When I come to the last reason, it is that the Bill only continues control for a period within which there is no probability, under the Government's housing policy, of the shortage of housing accommodation being met. The hon. Member for Central Newcastle (Mr. Trevelyan), who spoke last, followed the example of other hon. Members on that side of the House in speaking as if the Bill came to an end in 1925. I have already dealt with that point. I would now remind the House that, in the opinion of the Labour party, by 1930 there will be sufficient housing accommodation to make any further control unnecessary. [HON. MEMBERS: "No, no!"] I take it that that is so, because, first of all, no Amendment has been moved, either in Committee or on Report, prolonging the period of control beyond the year 1930. The hon. Member for Westhoughton (Mr. Rhys Davies) said in Committee that 1930 was the year that the Labour party desired. A colleague of the hon. Member opposite in the representation of Newcastle said that he was prepared to accept 1928 as a reasonable compromise; and the hon. Member for Linlithgow (Mr. Shinwell) expressly said, on Report, that he believed that by that time, that is to say, by 1930, we should have in this country a sufficient supply of houses for the working classes. It is true that he made some qualification to that by saying: if the Government are prepared to apply the powers they possess in other directions as far as the price of building materials is concerned."—[OFFICIAL REPORT, 9th July, 1923; col. 1039, Vol. 166.] Quite so. But it is for the Labour party if they do not think we are applying those powers, to criticise us and to take what steps they think fit to make us do so. On the assumption, however, that we are going to apply those powers, if they be necessary, the hon. Member for Linlithgow, who, I suppose, is as well entitled to speak for the Labour party as anyone, expresses the belief that by 1930 we shall have sufficient housing accommodation in the country. I do not commit myself to that view. What I do point out is that 1930 is the date actually put down in the Bill for the final expiry of control, and that therefore it seems altogether inconsistent and illogical to make a ground for opposing the Bill the fact that it does not impose control beyond 1930.

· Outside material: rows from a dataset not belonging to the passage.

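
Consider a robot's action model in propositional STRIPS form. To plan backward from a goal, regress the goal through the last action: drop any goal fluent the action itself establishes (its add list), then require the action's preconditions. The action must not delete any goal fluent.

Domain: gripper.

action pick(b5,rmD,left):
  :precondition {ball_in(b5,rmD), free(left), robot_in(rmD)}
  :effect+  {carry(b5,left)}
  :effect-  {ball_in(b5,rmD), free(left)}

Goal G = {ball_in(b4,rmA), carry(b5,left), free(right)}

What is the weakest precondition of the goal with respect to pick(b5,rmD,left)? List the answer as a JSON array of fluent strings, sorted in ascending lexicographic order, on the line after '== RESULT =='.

Compute (G \ add) ∪ pre:
  G ∩ del = {}  (empty — regression defined)
  G \ add = {ball_in(b4,rmA), carry(b5,left), free(right)} \ {carry(b5,left)} = {ball_in(b4,rmA), free(right)}
  ∪ pre   = {ball_in(b4,rmA), free(right)} ∪ {ball_in(b5,rmD), free(left), robot_in(rmD)}
          = {ball_in(b4,rmA), ball_in(b5,rmD), free(left), free(right), robot_in(rmD)}

== RESULT ==
["ball_in(b4,rmA)", "ball_in(b5,rmD)", "free(left)", "free(right)", "robot_in(rmD)"]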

Whatever may be thought of the Bill in this House, I do not think anyone can deny that in the country generally it has been recognised as an honest attempt to hold the balance fairly between the various interests concerned. Perhaps there is no provision in it that commands the approval of everybody, but on the other hand I think everyone can find something in it of which they can approve. For my part, and in that sort of temperament which never expects too much, and which only really begins to get uncomfortable when criticism is silent, I look forward with equanimity to the Division we are now about to take, and

with confidence to the future, which will be the only true test of the value of the Bill.

rose in his place, and claimed to move, "That the Question be now put, but Mr. Speaker withheld his assent, and declined then to put that Question."

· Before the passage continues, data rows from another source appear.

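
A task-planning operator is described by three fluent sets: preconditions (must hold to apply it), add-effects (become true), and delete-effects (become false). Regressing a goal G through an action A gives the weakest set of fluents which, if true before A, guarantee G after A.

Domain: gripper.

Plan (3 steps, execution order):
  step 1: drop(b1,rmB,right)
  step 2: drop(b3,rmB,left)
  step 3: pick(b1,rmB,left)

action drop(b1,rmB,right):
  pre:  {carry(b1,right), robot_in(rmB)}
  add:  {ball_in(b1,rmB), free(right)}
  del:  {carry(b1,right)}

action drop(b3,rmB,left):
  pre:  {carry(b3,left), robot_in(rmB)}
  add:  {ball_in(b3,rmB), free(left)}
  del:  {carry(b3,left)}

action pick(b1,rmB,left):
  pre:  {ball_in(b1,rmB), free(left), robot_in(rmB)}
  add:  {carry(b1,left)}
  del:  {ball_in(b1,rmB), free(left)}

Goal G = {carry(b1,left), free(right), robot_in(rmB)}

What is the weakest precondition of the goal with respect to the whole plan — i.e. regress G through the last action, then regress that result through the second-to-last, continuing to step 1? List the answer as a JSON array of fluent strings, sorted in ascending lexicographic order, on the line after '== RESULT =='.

Work backward from the goal:
  through step 3 (pick(b1,rmB,left)): drop {carry(b1,left)}, keep {free(right), robot_in(rmB)}, require {ball_in(b1,rmB), free(left), robot_in(rmB)}
    → {ball_in(b1,rmB), free(left), free(right), robot_in(rmB)}
  through step 2 (drop(b3,rmB,left)): drop {free(left)}, keep {ball_in(b1,rmB), free(right), robot_in(rmB)}, require {carry(b3,left), robot_in(rmB)}
    → {ball_in(b1,rmB), carry(b3,left), free(right), robot_in(rmB)}
  through step 1 (drop(b1,rmB,right)): drop {ball_in(b1,rmB), free(right)}, keep {carry(b3,left), robot_in(rmB)}, require {carry(b1,right), robot_in(rmB)}
    → {carry(b1,right), carry(b3,left), robot_in(rmB)}

== RESULT ==
["carry(b1,right)", "carry(b3,left)", "robot_in(rmB)"]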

There are just two minutes, and I wish to say this, that the right hon. Gentleman has totally failed to meet the gravamen of the case, which has been put in the Debate by my hon. Friend the Member for Bodmin (Mr. Foot) and by my hon. and learned Friend the Member for South Shields (Mr. Harney). A case was put in regard to the matter of alternative accommodation on the legal interpretation of these words, and I wish to point out—[HON. MEMBERS: "Divide, divide!"]

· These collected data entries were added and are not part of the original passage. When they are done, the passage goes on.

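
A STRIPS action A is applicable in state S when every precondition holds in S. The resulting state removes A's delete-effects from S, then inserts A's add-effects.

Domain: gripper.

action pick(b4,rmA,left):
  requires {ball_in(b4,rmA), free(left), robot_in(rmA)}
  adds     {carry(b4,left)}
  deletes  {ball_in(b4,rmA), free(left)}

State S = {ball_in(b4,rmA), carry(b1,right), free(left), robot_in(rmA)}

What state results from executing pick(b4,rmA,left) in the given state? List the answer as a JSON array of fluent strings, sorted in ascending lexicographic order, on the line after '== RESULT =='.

Progress:
  pre ⊆ S: {ball_in(b4,rmA), free(left), robot_in(rmA)} ⊆ S  — applicable
  S \ del = {carry(b1,right), robot_in(rmA)}
  ∪ add   = {carry(b1,right), carry(b4,left), robot_in(rmA)}

== RESULT ==
["carry(b1,right)", "carry(b4,left)", "robot_in(rmA)"]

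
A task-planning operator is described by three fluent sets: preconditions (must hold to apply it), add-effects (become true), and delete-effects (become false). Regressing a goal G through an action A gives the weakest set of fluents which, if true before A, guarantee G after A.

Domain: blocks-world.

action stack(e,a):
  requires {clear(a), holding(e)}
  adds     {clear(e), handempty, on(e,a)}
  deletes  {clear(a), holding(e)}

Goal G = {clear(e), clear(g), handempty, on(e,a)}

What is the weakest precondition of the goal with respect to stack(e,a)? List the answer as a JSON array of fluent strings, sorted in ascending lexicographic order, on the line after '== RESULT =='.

Compute (G \ add) ∪ pre:
  G ∩ del = {}  (empty — regression defined)
  G \ add = {clear(e), clear(g), handempty, on(e,a)} \ {clear(e), handempty, on(e,a)} = {clear(g)}
  ∪ pre   = {clear(g)} ∪ {clear(a), holding(e)}
          = {clear(a), clear(g), holding(e)}

== RESULT ==
["clear(a)", "clear(g)", "holding(e)"]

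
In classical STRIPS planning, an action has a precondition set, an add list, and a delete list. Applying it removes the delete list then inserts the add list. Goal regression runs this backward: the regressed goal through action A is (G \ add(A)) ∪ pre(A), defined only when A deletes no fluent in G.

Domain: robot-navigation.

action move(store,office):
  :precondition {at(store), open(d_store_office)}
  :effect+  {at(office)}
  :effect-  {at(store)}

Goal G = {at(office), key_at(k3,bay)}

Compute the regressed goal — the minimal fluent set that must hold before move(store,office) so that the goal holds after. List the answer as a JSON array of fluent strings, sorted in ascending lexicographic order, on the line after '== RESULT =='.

Compute (G \ add) ∪ pre:
  G ∩ del = {}  (empty — regression defined)
  G \ add = {at(office), key_at(k3,bay)} \ {at(office)} = {key_at(k3,bay)}
  ∪ pre   = {key_at(k3,bay)} ∪ {at(store), open(d_store_office)}
          = {at(store), key_at(k3,bay), open(d_store_office)}

== RESULT ==
["at(store)", "key_at(k3,bay)", "open(d_store_office)"]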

rose in his place, and claimed to move, "That the Question be now put."

Question put accordingly, "That the words proposed to be left out stand part of the Question."

The House divided: Ayes, 212; Noes, 111.

The remaining Orders were read, and postponed.

Whereupon Mr. SPEAKER adjourned the House, without Question put, pursuant to Standing Order No. 3.

Adjourned at Ten Minutes after Four o'Clock till Monday next (16th July).